Anonymous because yeah.
A bit of background: when I first started to suspect it, I had a toxic friend that I was kinda stuck with. I was sort of a pushover type, so she was easily able to manipulate me. Every time she asked to hang out, I'd do my best to flake and when I was with her, I hated it. I looked forward getting out of her house, counted down the hours until I could leave and waited for my mum impatiently (sometimes even secretly asking her to come early).
Thankfully, I got out of that friendship around 2 years ago and I have some good friends. Yesterday, I got asked to go out with my friend, A, and a bunch of other girls who I'm friendly with, but not necessarily people I'm really close with. I said it would be most likely that I was going, but today I cancelled because of my sickness. I didn't lie, I am genuinely sick and have been for a couple of days. Today it got worse and I thought I could brave it but I did end up cancelling because I didn't want to risk it.

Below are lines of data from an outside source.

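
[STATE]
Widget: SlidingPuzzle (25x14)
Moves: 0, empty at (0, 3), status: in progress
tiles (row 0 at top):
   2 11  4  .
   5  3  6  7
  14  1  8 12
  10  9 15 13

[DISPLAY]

┌────┬────┬────┬────┐    
│  2 │ 11 │  4 │    │    
├────┼────┼────┼────┤    
│  5 │  3 │  6 │  7 │    
├────┼────┼────┼────┤    
│ 14 │  1 │  8 │ 12 │    
├────┼────┼────┼────┤    
│ 10 │  9 │ 15 │ 13 │    
└────┴────┴────┴────┘    
Moves: 0                 
                         
                         
                         
                         


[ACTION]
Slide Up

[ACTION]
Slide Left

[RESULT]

┌────┬────┬────┬────┐    
│  2 │ 11 │  4 │  7 │    
├────┼────┼────┼────┤    
│  5 │  3 │  6 │    │    
├────┼────┼────┼────┤    
│ 14 │  1 │  8 │ 12 │    
├────┼────┼────┼────┤    
│ 10 │  9 │ 15 │ 13 │    
└────┴────┴────┴────┘    
Moves: 1                 
                         
                         
                         
                         


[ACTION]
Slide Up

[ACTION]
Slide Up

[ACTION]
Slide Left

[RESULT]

┌────┬────┬────┬────┐    
│  2 │ 11 │  4 │  7 │    
├────┼────┼────┼────┤    
│  5 │  3 │  6 │ 12 │    
├────┼────┼────┼────┤    
│ 14 │  1 │  8 │ 13 │    
├────┼────┼────┼────┤    
│ 10 │  9 │ 15 │    │    
└────┴────┴────┴────┘    
Moves: 3                 
                         
                         
                         
                         


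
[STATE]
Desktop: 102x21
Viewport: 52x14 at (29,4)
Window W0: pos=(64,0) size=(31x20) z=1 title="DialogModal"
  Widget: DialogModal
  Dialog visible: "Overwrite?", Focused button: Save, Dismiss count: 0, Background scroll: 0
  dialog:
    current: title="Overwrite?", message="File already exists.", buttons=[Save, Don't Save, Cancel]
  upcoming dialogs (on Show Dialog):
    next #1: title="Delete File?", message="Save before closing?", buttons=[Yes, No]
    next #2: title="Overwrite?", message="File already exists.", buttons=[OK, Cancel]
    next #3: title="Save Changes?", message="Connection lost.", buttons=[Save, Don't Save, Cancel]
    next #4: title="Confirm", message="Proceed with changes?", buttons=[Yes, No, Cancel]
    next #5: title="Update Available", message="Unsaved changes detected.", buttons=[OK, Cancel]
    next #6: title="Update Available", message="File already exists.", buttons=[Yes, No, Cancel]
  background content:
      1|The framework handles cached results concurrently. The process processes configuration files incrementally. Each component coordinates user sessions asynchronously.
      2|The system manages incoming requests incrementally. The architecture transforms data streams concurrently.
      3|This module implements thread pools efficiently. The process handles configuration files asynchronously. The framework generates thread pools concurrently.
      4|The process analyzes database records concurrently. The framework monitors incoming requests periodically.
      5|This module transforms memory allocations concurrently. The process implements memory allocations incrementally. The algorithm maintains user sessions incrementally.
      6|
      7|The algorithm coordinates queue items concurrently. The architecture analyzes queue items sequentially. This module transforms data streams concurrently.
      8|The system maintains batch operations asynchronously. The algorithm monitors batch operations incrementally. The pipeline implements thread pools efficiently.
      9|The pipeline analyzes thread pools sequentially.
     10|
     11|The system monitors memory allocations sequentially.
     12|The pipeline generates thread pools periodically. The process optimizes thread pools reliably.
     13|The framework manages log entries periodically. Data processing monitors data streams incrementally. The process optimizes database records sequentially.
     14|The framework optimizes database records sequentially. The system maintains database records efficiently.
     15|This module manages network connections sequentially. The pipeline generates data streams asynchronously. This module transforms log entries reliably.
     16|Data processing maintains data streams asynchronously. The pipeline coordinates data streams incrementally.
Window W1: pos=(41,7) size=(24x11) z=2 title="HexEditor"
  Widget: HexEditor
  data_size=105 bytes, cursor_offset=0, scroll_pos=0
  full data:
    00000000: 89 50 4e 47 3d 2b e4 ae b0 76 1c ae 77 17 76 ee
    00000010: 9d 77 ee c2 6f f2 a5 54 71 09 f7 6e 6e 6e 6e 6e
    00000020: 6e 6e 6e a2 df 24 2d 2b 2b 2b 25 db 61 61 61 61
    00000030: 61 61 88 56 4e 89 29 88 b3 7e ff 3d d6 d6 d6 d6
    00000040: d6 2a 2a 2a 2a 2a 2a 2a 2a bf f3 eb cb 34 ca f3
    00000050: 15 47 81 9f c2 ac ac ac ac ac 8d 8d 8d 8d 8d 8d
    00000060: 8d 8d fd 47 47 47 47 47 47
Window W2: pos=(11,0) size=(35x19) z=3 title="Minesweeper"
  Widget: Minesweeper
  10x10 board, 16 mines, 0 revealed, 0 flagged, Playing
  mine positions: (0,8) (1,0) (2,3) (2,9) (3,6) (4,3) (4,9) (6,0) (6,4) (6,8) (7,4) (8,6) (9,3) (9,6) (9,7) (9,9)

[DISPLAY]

                ┃                  ┃The system manag
                ┃                  ┃This module impl
                ┃                  ┃The process anal
                ┃━━━━━━━━━━━━━━━━━━┓This module tran
                ┃Editor            ┃  ┌─────────────
                ┃──────────────────┨Th│       Overwr
                ┃0000  89 50 4e 47 ┃Th│  File alread
                ┃0010  9d 77 ee c2 ┃Th│[Save]  Don't
                ┃0020  6e 6e 6e a2 ┃  └─────────────
                ┃0030  61 61 88 56 ┃The system monit
                ┃0040  d6 2a 2a 2a ┃The pipeline gen
                ┃0050  15 47 81 9f ┃The framework ma
                ┃0060  8d 8d fd 47 ┃The framework op
                ┃━━━━━━━━━━━━━━━━━━┛This module mana


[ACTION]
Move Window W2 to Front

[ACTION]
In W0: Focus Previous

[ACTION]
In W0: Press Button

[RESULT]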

Now, I feel SO guilty for flaking because I really like these girls and would love to be able to get closer. Also, a couple of these girls are moving away or going to different sixth forms in September, so it would be one of the last times I see them. I also feel bad for letting down A, who I've become really close with over the last year. I don't want to lose her.
It's this paranoia that's getting to me. I'm genuinely sick and there's nothing I could've done to stop it and I'm not lying, so why do I feel so guilty? There's nothing for me to be worried about in reality, but it's like I have this weird fear of being judged or losing people.
What do I do?
Side note: My sickness is not related to my mental health.
TL;DR > I flaked on a friend because I've been sick. I feel guilty but I shouldn't be. Is it social anxiety?